Grünstein is a mountain in the German state of Bavaria standing 1304 m above sea level. It is part of the Watzmann massif in the Berchtesgaden Alps and located majorly within the Berchtesgaden National Park. Its summit offers a panoramic view of the Berchtesgaden valley basin, including the village of Berchtesgaden, as well as the surrounding mountains Watzmann, Steinernes Meer, Hagengebirge, Hoher Göll, Untersberg, Lattengebirge, Reiteralpe, and Hochkalter.

== Access points ==

The easiest route to the summit takes around 1½ hours and leads from the Hammerstiel car park in Oberschönau past the hut Grünsteinhütte at 1220 m.
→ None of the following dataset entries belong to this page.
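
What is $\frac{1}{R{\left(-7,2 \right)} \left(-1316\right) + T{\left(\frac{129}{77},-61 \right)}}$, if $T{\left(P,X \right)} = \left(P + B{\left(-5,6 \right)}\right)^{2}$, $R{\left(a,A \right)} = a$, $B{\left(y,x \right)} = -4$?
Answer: $\frac{5929}{54649989} \approx 0.00010849$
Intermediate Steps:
$T{\left(P,X \right)} = \left(-4 + P\right)^{2}$ ($T{\left(P,X \right)} = \left(P - 4\right)^{2} = \left(-4 + P\right)^{2}$)
$\frac{1}{R{\left(-7,2 \right)} \left(-1316\right) + T{\left(\frac{129}{77},-61 \right)}} = \frac{1}{\left(-7\right) \left(-1316\right) + \left(-4 + \frac{129}{77}\right)^{2}} = \frac{1}{9212 + \left(-4 + 129 \cdot \frac{1}{77}\right)^{2}} = \frac{1}{9212 + \left(-4 + \frac{129}{77}\right)^{2}} = \frac{1}{9212 + \left(- \frac{179}{77}\right)^{2}} = \frac{1}{9212 + \frac{32041}{5929}} = \frac{1}{\frac{54649989}{5929}} = \frac{5929}{54649989}$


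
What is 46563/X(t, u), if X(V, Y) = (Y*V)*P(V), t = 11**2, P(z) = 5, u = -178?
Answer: -4233/9790 ≈ -0.43238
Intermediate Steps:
t = 121
X(V, Y) = 5*V*Y (X(V, Y) = (Y*V)*5 = (V*Y)*5 = 5*V*Y)
46563/X(t, u) = 46563/((5*121*(-178))) = 46563/(-107690) = 46563*(-1/107690) = -4233/9790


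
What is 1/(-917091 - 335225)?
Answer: -1/1252316 ≈ -7.9852e-7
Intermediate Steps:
1/(-917091 - 335225) = 1/(-1252316) = -1/1252316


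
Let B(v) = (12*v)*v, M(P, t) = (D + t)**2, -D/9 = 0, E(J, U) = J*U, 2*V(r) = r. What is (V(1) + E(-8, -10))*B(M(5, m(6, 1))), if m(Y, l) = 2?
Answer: 15456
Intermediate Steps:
V(r) = r/2
D = 0 (D = -9*0 = 0)
M(P, t) = t**2 (M(P, t) = (0 + t)**2 = t**2)
B(v) = 12*v**2
(V(1) + E(-8, -10))*B(M(5, m(6, 1))) = ((1/2)*1 - 8*(-10))*(12*(2**2)**2) = (1/2 + 80)*(12*4**2) = 161*(12*16)/2 = (161/2)*192 = 15456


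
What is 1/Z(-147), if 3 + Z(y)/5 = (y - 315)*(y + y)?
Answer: 1/679125 ≈ 1.4725e-6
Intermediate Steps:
Z(y) = -15 + 10*y*(-315 + y) (Z(y) = -15 + 5*((y - 315)*(y + y)) = -15 + 5*((-315 + y)*(2*y)) = -15 + 5*(2*y*(-315 + y)) = -15 + 10*y*(-315 + y))
1/Z(-147) = 1/(-15 - 3150*(-147) + 10*(-147)²) = 1/(-15 + 463050 + 10*21609) = 1/(-15 + 463050 + 216090) = 1/679125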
Another steeper route starts from the lake Königssee towards the Grünsteinhütte, at which point it follows the same track as the easy route.

From Grünstein it is possible to cross over to the Kührointalm, a hut at the foot of the Watzmann massif.
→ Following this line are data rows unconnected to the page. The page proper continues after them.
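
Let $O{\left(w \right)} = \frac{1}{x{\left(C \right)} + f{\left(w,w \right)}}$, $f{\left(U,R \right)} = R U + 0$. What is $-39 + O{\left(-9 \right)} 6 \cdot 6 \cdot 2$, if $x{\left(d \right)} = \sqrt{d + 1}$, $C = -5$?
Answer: $- \frac{250203}{6565} - \frac{144 i}{6565} \approx -38.112 - 0.021935 i$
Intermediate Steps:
$f{\left(U,R \right)} = R U$
$x{\left(d \right)} = \sqrt{1 + d}$
$O{\left(w \right)} = \frac{1}{w^{2} + 2 i}$ ($O{\left(w \right)} = \frac{1}{\sqrt{1 - 5} + w w} = \frac{1}{\sqrt{-4} + w^{2}} = \frac{1}{2 i + w^{2}} = \frac{1}{w^{2} + 2 i}$)
$-39 + O{\left(-9 \right)} 6 \cdot 6 \cdot 2 = -39 + \frac{6 \cdot 6 \cdot 2}{\left(-9\right)^{2} + 2 i} = -39 + \frac{36 \cdot 2}{81 + 2 i} = -39 + \frac{81 - 2 i}{6565} \cdot 72 = -39 + \frac{72 \left(81 - 2 i\right)}{6565}$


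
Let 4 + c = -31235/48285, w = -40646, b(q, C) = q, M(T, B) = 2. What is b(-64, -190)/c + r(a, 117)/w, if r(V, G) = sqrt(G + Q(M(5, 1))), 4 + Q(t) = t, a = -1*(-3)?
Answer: 618048/44875 - sqrt(115)/40646 ≈ 13.772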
== Rock climbing routes ==

Construction of Grünstein's first climbing route began on 21 June 2009. It was completed eight weeks later and named the Isidor climbing route, named after Isidor Grassl. The route leads to the summit at difficulty level C. There is also a variant at difficulty level D, which starts is further to the right and leads to the level C variant after around a third of the route length via a suspension bridge.

Since 2011, a third variant called Räuberleiter has been available at difficulty level D/E and longer than the previous variant. The Räuberleiter leads into the level D variant just below the suspension bridge. In 2013, another level D/E route called "Intersport-Renoth Gipfelwand" was opened and features overhanging passages.

== Broadcasting systems ==

The Grünstein summit harbours one of the six transmitters installed in the Berchtesgaden region that serve as pseudolites in the Galileo test and development environment (GATE) of the European satellite navigation system Galileo, the European alternative to GPS satellites.